GHAZARYAN v. ARMENIA

Doc ref: 13184/21 • ECHR ID: 001-212585

Document date: September 22, 2021

Cited paragraphs only

Published on 11 October 2021

FOURTH SECTION

Application no. 13184/21 Ashot GHAZARYAN against Armenia lodged on 2 March 2021 communicated on 22 September 2021

SUBJECT MATTER OF THE CASE

The application concerns an alleged infringement of the applicant’s right to a fair trial and of his right to respect for his family life by the domestic courts dealing with his request for the return of his son to his habitual place of residence (Russia) in accordance with the Hague Convention on the Civil Aspects of International Child Abduction (“the Hague Convention”).

On 5 January 2018 the applicant’s wife, A.V., with the applicant’s consent, took their son, aged three at that time, to Armenia. It was agreed that they would return to Russia on 20 January 2018, but later A.V. refused to do so. Upon the applicant’s request of 23 January 2018, on 22 March 2018 the Minister of Justice, acting as the Central Authority within the meaning of the Hague Convention, ordered the return of the child to his habitual place of residence.

In the meantime, on 26 February 2018 the applicant lodged a claim with the Court of General Jurisdiction of Yerevan seeking the return of the child. On 14 November 2018 his claim was rejected. On 18 March 2019, upon the applicant’s appeal, the Civil Court of Appeal reversed the judgment and ordered the return of the child. A.V. appealed against that decision.

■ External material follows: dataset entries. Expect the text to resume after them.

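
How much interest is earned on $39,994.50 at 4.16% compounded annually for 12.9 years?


Compound interest earned = final amount − principal.
A = P(1 + r/n)^(nt) = $39,994.50 × (1 + 0.0416/1)^(1 × 12.9) = $67,661.68
Interest = A − P = $67,661.68 − $39,994.50 = $27,667.18

Interest = A - P = $27,667.18


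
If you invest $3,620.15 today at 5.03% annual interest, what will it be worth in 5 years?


Future value formula: FV = PV × (1 + r)^t
FV = $3,620.15 × (1 + 0.0503)^5
FV = $3,620.15 × 1.27810586
FV = $4,626.93

FV = PV × (1 + r)^t = $4,626.93


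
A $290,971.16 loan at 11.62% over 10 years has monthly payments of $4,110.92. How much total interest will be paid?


Total paid over the life of the loan = PMT × n.
Total paid = $4,110.92 × 120 = $493,310.40
Total interest = total paid − principal = $493,310.40 − $290,971.16 = $202,339.24

Total interest = (PMT × n) - PV = $202,339.24


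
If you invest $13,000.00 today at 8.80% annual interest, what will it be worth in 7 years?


Future value formula: FV = PV × (1 + r)^t
FV = $13,000.00 × (1 + 0.088)^7
FV = $13,000.00 × 1.8046886
FV = $23,460.95

FV = PV × (1 + r)^t = $23,460.95


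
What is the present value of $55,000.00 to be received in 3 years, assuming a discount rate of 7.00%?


Present value formula: PV = FV / (1 + r)^t
PV = $55,000.00 / (1 + 0.07)^3
PV = $55,000.00 / 1.225043
PV = $44,896.38

PV = FV / (1 + r)^t = $44,896.38


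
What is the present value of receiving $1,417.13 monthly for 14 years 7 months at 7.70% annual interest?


Present value of an ordinary annuity: PV = PMT × (1 − (1 + r)^(−n)) / r
Monthly rate r = 0.077/12 ≈ 0.00641667, n = 175
PV = $1,417.13 × (1 − (1 + 0.077/12)^(−175)) / (0.077/12)
PV = $1,417.13 × 104.961242
PV = $148,743.72

PV = PMT × (1-(1+r)^(-n))/r = $148,743.72


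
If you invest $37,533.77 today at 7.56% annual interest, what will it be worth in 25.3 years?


Future value formula: FV = PV × (1 + r)^t
FV = $37,533.77 × (1 + 0.0756)^25.3
FV = $37,533.77 × 6.3206985
FV = $237,239.64

FV = PV × (1 + r)^t = $237,239.64


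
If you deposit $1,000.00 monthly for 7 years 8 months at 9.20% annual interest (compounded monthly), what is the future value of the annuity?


Future value of an ordinary annuity: FV = PMT × ((1 + r)^n − 1) / r
Monthly rate r = 0.092/12 ≈ 0.00766667, n = 92
FV = $1,000.00 × ((1 + 0.092/12)^92 − 1) / (0.092/12)
FV = $1,000.00 × 132.923830
FV = $132,923.83

FV = PMT × ((1+r)^n - 1)/r = $132,923.83


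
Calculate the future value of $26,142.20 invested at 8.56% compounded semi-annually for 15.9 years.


Compound interest formula: A = P(1 + r/n)^(nt)
A = $26,142.20 × (1 + 0.0856/2)^(2 × 15.9)
Growth factor: (1 + 0.0856/2)^31.8 = 3.791338
A = $26,142.20 × 3.791338
A = $99,113.92

A = P(1 + r/n)^(nt) = $99,113.92


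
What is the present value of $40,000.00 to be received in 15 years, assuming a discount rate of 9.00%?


Present value formula: PV = FV / (1 + r)^t
PV = $40,000.00 / (1 + 0.09)^15
PV = $40,000.00 / 3.642482
PV = $10,981.52

PV = FV / (1 + r)^t = $10,981.52


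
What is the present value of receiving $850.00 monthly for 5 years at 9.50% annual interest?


Present value of an ordinary annuity: PV = PMT × (1 − (1 + r)^(−n)) / r
Monthly rate r = 0.095/12 ≈ 0.00791667, n = 60
PV = $850.00 × (1 − (1 + 0.095/12)^(−60)) / (0.095/12)
PV = $850.00 × 47.614827
PV = $40,472.60

PV = PMT × (1-(1+r)^(-n))/r = $40,472.60


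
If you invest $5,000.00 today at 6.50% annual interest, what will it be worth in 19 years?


Future value formula: FV = PV × (1 + r)^t
FV = $5,000.00 × (1 + 0.065)^19
FV = $5,000.00 × 3.3085869
FV = $16,542.93

FV = PV × (1 + r)^t = $16,542.93


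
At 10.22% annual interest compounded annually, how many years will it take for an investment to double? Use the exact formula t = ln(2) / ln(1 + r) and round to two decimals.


Doubling condition: (1 + r)^t = 2
Take ln of both sides: t × ln(1 + r) = ln(2)
t = ln(2) / ln(1 + r)
t = 0.693147 / 0.097308
t = 7.12

t = ln(2) / ln(1 + r) = 7.12 years


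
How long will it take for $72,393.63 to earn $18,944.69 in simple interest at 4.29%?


Rearrange the simple interest formula for t:
I = P × r × t  ⇒  t = I / (P × r)
t = $18,944.69 / ($72,393.63 × 0.0429)
t = 6.1

t = I/(P×r) = 6.1 years


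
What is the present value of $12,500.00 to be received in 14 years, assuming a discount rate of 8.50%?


Present value formula: PV = FV / (1 + r)^t
PV = $12,500.00 / (1 + 0.085)^14
PV = $12,500.00 / 3.133404
PV = $3,989.27

PV = FV / (1 + r)^t = $3,989.27


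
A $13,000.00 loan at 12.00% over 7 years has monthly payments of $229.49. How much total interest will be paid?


Total paid over the life of the loan = PMT × n.
Total paid = $229.49 × 84 = $19,277.16
Total interest = total paid − principal = $19,277.16 − $13,000.00 = $6,277.16

Total interest = (PMT × n) - PV = $6,277.16


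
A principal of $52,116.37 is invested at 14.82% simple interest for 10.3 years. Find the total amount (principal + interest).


Total amount formula: A = P(1 + rt) = P + P·r·t
Interest: I = P × r × t = $52,116.37 × 0.1482 × 10.3 = $79,553.55
A = P + I = $52,116.37 + $79,553.55 = $131,669.92

A = P + I = P(1 + rt) = $131,669.92


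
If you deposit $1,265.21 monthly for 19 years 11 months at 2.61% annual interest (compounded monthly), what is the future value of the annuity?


Future value of an ordinary annuity: FV = PMT × ((1 + r)^n − 1) / r
Monthly rate r = 0.0261/12 = 0.002175, n = 239
FV = $1,265.21 × ((1 + 0.0261/12)^239 − 1) / (0.0261/12)
FV = $1,265.21 × 313.004260
FV = $396,016.12

FV = PMT × ((1+r)^n - 1)/r = $396,016.12


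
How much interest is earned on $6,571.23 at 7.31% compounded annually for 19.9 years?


Compound interest earned = final amount − principal.
A = P(1 + r/n)^(nt) = $6,571.23 × (1 + 0.0731/1)^(1 × 19.9) = $26,753.87
Interest = A − P = $26,753.87 − $6,571.23 = $20,182.64

Interest = A - P = $20,182.64


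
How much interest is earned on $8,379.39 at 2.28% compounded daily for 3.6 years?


Compound interest earned = final amount − principal.
A = P(1 + r/n)^(nt) = $8,379.39 × (1 + 0.0228/365)^(365 × 3.6) = $9,096.16
Interest = A − P = $9,096.16 − $8,379.39 = $716.77

Interest = A - P = $716.77


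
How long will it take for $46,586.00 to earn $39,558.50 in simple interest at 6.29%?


Rearrange the simple interest formula for t:
I = P × r × t  ⇒  t = I / (P × r)
t = $39,558.50 / ($46,586.00 × 0.0629)
t = 13.5

t = I/(P×r) = 13.5 years


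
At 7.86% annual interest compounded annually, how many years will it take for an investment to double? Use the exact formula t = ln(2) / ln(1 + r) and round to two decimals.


Doubling condition: (1 + r)^t = 2
Take ln of both sides: t × ln(1 + r) = ln(2)
t = ln(2) / ln(1 + r)
t = 0.693147 / 0.075664
t = 9.16

t = ln(2) / ln(1 + r) = 9.16 years


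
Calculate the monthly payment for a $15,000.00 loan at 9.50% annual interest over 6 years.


Loan payment formula: PMT = PV × r / (1 − (1 + r)^(−n))
Monthly rate r = 0.095/12 ≈ 0.00791667, n = 72 months
Denominator: 1 − (1 + 0.095/12)^(−72) = 0.433204
PMT = $15,000.00 × (0.095/12) / 0.433204
PMT = $274.12 per month

PMT = PV × r / (1-(1+r)^(-n)) = $274.12/month


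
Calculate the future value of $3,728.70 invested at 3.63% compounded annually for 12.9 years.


Compound interest formula: A = P(1 + r/n)^(nt)
A = $3,728.70 × (1 + 0.0363/1)^(1 × 12.9)
Growth factor: (1 + 0.0363/1)^12.9 = 1.584028
A = $3,728.70 × 1.584028
A = $5,906.37

A = P(1 + r/n)^(nt) = $5,906.37


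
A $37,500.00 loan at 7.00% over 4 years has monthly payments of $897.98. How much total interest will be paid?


Total paid over the life of the loan = PMT × n.
Total paid = $897.98 × 48 = $43,103.04
Total interest = total paid − principal = $43,103.04 − $37,500.00 = $5,603.04

Total interest = (PMT × n) - PV = $5,603.04


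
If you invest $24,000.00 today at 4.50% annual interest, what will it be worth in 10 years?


Future value formula: FV = PV × (1 + r)^t
FV = $24,000.00 × (1 + 0.045)^10
FV = $24,000.00 × 1.5529694
FV = $37,271.27

FV = PV × (1 + r)^t = $37,271.27


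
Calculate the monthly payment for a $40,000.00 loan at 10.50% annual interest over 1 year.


Loan payment formula: PMT = PV × r / (1 − (1 + r)^(−n))
Monthly rate r = 0.105/12 = 0.00875, n = 12 months
Denominator: 1 − (1 + 0.105/12)^(−12) = 0.0992642
PMT = $40,000.00 × (0.105/12) / 0.0992642
PMT = $3,525.94 per month

PMT = PV × r / (1-(1+r)^(-n)) = $3,525.94/month


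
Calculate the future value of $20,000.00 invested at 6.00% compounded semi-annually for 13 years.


Compound interest formula: A = P(1 + r/n)^(nt)
A = $20,000.00 × (1 + 0.06/2)^(2 × 13)
Growth factor: (1 + 0.06/2)^26 = 2.1565913
A = $20,000.00 × 2.1565913
A = $43,131.83

A = P(1 + r/n)^(nt) = $43,131.83


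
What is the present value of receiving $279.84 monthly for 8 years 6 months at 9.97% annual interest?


Present value of an ordinary annuity: PV = PMT × (1 − (1 + r)^(−n)) / r
Monthly rate r = 0.0997/12 ≈ 0.00830833, n = 102
PV = $279.84 × (1 − (1 + 0.0997/12)^(−102)) / (0.0997/12)
PV = $279.84 × 68.604723
PV = $19,198.35

PV = PMT × (1-(1+r)^(-n))/r = $19,198.35


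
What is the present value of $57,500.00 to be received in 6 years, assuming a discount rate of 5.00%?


Present value formula: PV = FV / (1 + r)^t
PV = $57,500.00 / (1 + 0.05)^6
PV = $57,500.00 / 1.3400956
PV = $42,907.39

PV = FV / (1 + r)^t = $42,907.39


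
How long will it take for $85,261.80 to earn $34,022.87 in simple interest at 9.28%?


Rearrange the simple interest formula for t:
I = P × r × t  ⇒  t = I / (P × r)
t = $34,022.87 / ($85,261.80 × 0.0928)
t = 4.3

t = I/(P×r) = 4.3 years


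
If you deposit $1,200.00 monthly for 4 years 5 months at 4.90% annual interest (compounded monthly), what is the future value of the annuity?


Future value of an ordinary annuity: FV = PMT × ((1 + r)^n − 1) / r
Monthly rate r = 0.049/12 ≈ 0.00408333, n = 53
FV = $1,200.00 × ((1 + 0.049/12)^53 − 1) / (0.049/12)
FV = $1,200.00 × 59.038191
FV = $70,845.83

FV = PMT × ((1+r)^n - 1)/r = $70,845.83


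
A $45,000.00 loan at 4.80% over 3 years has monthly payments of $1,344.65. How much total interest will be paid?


Total paid over the life of the loan = PMT × n.
Total paid = $1,344.65 × 36 = $48,407.40
Total interest = total paid − principal = $48,407.40 − $45,000.00 = $3,407.40

Total interest = (PMT × n) - PV = $3,407.40


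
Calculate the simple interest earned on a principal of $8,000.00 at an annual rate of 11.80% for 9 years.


Simple interest formula: I = P × r × t
I = $8,000.00 × 0.118 × 9
I = $8,496.00

I = P × r × t = $8,496.00


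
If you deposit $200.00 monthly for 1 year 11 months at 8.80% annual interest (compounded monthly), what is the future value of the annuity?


Future value of an ordinary annuity: FV = PMT × ((1 + r)^n − 1) / r
Monthly rate r = 0.088/12 ≈ 0.00733333, n = 23
FV = $200.00 × ((1 + 0.088/12)^23 − 1) / (0.088/12)
FV = $200.00 × 24.954165
FV = $4,990.83

FV = PMT × ((1+r)^n - 1)/r = $4,990.83


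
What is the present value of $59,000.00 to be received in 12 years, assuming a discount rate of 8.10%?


Present value formula: PV = FV / (1 + r)^t
PV = $59,000.00 / (1 + 0.081)^12
PV = $59,000.00 / 2.546293
PV = $23,170.94

PV = FV / (1 + r)^t = $23,170.94


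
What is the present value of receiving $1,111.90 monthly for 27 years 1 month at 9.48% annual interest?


Present value of an ordinary annuity: PV = PMT × (1 − (1 + r)^(−n)) / r
Monthly rate r = 0.0948/12 = 0.0079, n = 325
PV = $1,111.90 × (1 − (1 + 0.0948/12)^(−325)) / (0.0948/12)
PV = $1,111.90 × 116.771506
PV = $129,838.24

PV = PMT × (1-(1+r)^(-n))/r = $129,838.24


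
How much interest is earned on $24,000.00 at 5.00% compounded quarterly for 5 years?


Compound interest earned = final amount − principal.
A = P(1 + r/n)^(nt) = $24,000.00 × (1 + 0.05/4)^(4 × 5) = $30,768.89
Interest = A − P = $30,768.89 − $24,000.00 = $6,768.89

Interest = A - P = $6,768.89


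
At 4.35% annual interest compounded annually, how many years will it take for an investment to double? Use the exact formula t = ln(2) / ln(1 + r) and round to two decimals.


Doubling condition: (1 + r)^t = 2
Take ln of both sides: t × ln(1 + r) = ln(2)
t = ln(2) / ln(1 + r)
t = 0.693147 / 0.042580
t = 16.28

t = ln(2) / ln(1 + r) = 16.28 years


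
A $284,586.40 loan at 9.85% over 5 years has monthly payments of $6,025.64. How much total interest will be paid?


Total paid over the life of the loan = PMT × n.
Total paid = $6,025.64 × 60 = $361,538.40
Total interest = total paid − principal = $361,538.40 − $284,586.40 = $76,952.00

Total interest = (PMT × n) - PV = $76,952.00


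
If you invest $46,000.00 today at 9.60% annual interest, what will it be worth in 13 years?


Future value formula: FV = PV × (1 + r)^t
FV = $46,000.00 × (1 + 0.096)^13
FV = $46,000.00 × 3.2925866
FV = $151,458.98

FV = PV × (1 + r)^t = $151,458.98


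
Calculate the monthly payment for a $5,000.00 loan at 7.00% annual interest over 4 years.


Loan payment formula: PMT = PV × r / (1 − (1 + r)^(−n))
Monthly rate r = 0.07/12 ≈ 0.00583333, n = 48 months
Denominator: 1 − (1 + 0.07/12)^(−48) = 0.243601
PMT = $5,000.00 × (0.07/12) / 0.243601
PMT = $119.73 per month

PMT = PV × r / (1-(1+r)^(-n)) = $119.73/month


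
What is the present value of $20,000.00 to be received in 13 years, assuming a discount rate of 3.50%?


Present value formula: PV = FV / (1 + r)^t
PV = $20,000.00 / (1 + 0.035)^13
PV = $20,000.00 / 1.563956
PV = $12,788.08

PV = FV / (1 + r)^t = $12,788.08


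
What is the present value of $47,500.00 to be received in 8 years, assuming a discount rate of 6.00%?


Present value formula: PV = FV / (1 + r)^t
PV = $47,500.00 / (1 + 0.06)^8
PV = $47,500.00 / 1.593848
PV = $29,802.09

PV = FV / (1 + r)^t = $29,802.09


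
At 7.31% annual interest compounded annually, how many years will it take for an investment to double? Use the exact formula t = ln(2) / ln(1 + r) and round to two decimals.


Doubling condition: (1 + r)^t = 2
Take ln of both sides: t × ln(1 + r) = ln(2)
t = ln(2) / ln(1 + r)
t = 0.693147 / 0.070552
t = 9.82

t = ln(2) / ln(1 + r) = 9.82 years


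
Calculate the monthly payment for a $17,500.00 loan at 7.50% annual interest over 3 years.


Loan payment formula: PMT = PV × r / (1 − (1 + r)^(−n))
Monthly rate r = 0.075/12 = 0.00625, n = 36 months
Denominator: 1 − (1 + 0.075/12)^(−36) = 0.200924
PMT = $17,500.00 × (0.075/12) / 0.200924
PMT = $544.36 per month

PMT = PV × r / (1-(1+r)^(-n)) = $544.36/month


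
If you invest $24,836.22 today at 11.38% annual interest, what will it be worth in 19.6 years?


Future value formula: FV = PV × (1 + r)^t
FV = $24,836.22 × (1 + 0.1138)^19.6
FV = $24,836.22 × 8.2683982
FV = $205,355.76

FV = PV × (1 + r)^t = $205,355.76


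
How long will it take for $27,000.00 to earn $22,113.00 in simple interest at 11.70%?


Rearrange the simple interest formula for t:
I = P × r × t  ⇒  t = I / (P × r)
t = $22,113.00 / ($27,000.00 × 0.117)
t = 7

t = I/(P×r) = 7 years


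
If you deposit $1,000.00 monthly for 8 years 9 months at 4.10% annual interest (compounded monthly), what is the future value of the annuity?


Future value of an ordinary annuity: FV = PMT × ((1 + r)^n − 1) / r
Monthly rate r = 0.041/12 ≈ 0.00341667, n = 105
FV = $1,000.00 × ((1 + 0.041/12)^105 − 1) / (0.041/12)
FV = $1,000.00 × 126.047940
FV = $126,047.94

FV = PMT × ((1+r)^n - 1)/r = $126,047.94


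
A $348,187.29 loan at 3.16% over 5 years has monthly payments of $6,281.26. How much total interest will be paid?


Total paid over the life of the loan = PMT × n.
Total paid = $6,281.26 × 60 = $376,875.60
Total interest = total paid − principal = $376,875.60 − $348,187.29 = $28,688.31

Total interest = (PMT × n) - PV = $28,688.31


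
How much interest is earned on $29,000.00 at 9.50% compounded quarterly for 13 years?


Compound interest earned = final amount − principal.
A = P(1 + r/n)^(nt) = $29,000.00 × (1 + 0.095/4)^(4 × 13) = $98,283.72
Interest = A − P = $98,283.72 − $29,000.00 = $69,283.72

Interest = A - P = $69,283.72


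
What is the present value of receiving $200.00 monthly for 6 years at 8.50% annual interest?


Present value of an ordinary annuity: PV = PMT × (1 − (1 + r)^(−n)) / r
Monthly rate r = 0.085/12 ≈ 0.00708333, n = 72
PV = $200.00 × (1 − (1 + 0.085/12)^(−72)) / (0.085/12)
PV = $200.00 × 56.248080
PV = $11,249.62

PV = PMT × (1-(1+r)^(-n))/r = $11,249.62


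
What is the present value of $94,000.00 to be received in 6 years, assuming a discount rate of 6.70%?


Present value formula: PV = FV / (1 + r)^t
PV = $94,000.00 / (1 + 0.067)^6
PV = $94,000.00 / 1.4756607
PV = $63,700.28

PV = FV / (1 + r)^t = $63,700.28


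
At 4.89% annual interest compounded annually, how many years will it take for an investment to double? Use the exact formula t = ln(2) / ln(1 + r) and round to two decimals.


Doubling condition: (1 + r)^t = 2
Take ln of both sides: t × ln(1 + r) = ln(2)
t = ln(2) / ln(1 + r)
t = 0.693147 / 0.047742
t = 14.52

t = ln(2) / ln(1 + r) = 14.52 years


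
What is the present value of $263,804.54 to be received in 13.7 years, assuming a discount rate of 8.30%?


Present value formula: PV = FV / (1 + r)^t
PV = $263,804.54 / (1 + 0.083)^13.7
PV = $263,804.54 / 2.9813287
PV = $88,485.56

PV = FV / (1 + r)^t = $88,485.56


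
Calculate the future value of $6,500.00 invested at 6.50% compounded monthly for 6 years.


Compound interest formula: A = P(1 + r/n)^(nt)
A = $6,500.00 × (1 + 0.065/12)^(12 × 6)
Growth factor: (1 + 0.065/12)^72 = 1.475427
A = $6,500.00 × 1.475427
A = $9,590.28

A = P(1 + r/n)^(nt) = $9,590.28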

On 23 October 2020 the Court of Cassation quashed the decision of the Civil Court of Appeal and rejected the applicant’s claim. Although it acknowledged that the child’s retention in Armenia by his mother had been wrongful, it found that, with the passage of more than 2 years since the start of the proceedings, the child had already adapted to his new residence and his return would place the boy at grave risk within the meaning of Article 13 (b) of the Hague Convention. The Court of Cassation also acknowledged that the length of the proceedings had been unacceptable from the point of view of compliance with the Hague Convention and explained that the reason for the delay had been the absence at the relevant time of specific rules in the Code of Civil Procedure governing the examination of such claims.

The applicant relies on Articles 6 and 8 of the Convention.

QUESTIONS TO THE PARTIES

1. Has there been a violation of the applicant’s right to respect for his family life, contrary to Article 8 of the Convention, in the light of the proceedings for returning his son which were concluded by the final decision of the Court of Cassation of 23 October 2020?

In particular, were the domestic proceedings in compliance with the procedural requirements of Article 8 of the Convention (see, for example, G.S. v. Georgia, no. 2361/13, §§ 49 and 63, 21 July 2015)?

2. Has there been a violation of the applicant’s right to a trial within a reasonable time guaranteed by Article 6 § 1 of the Convention?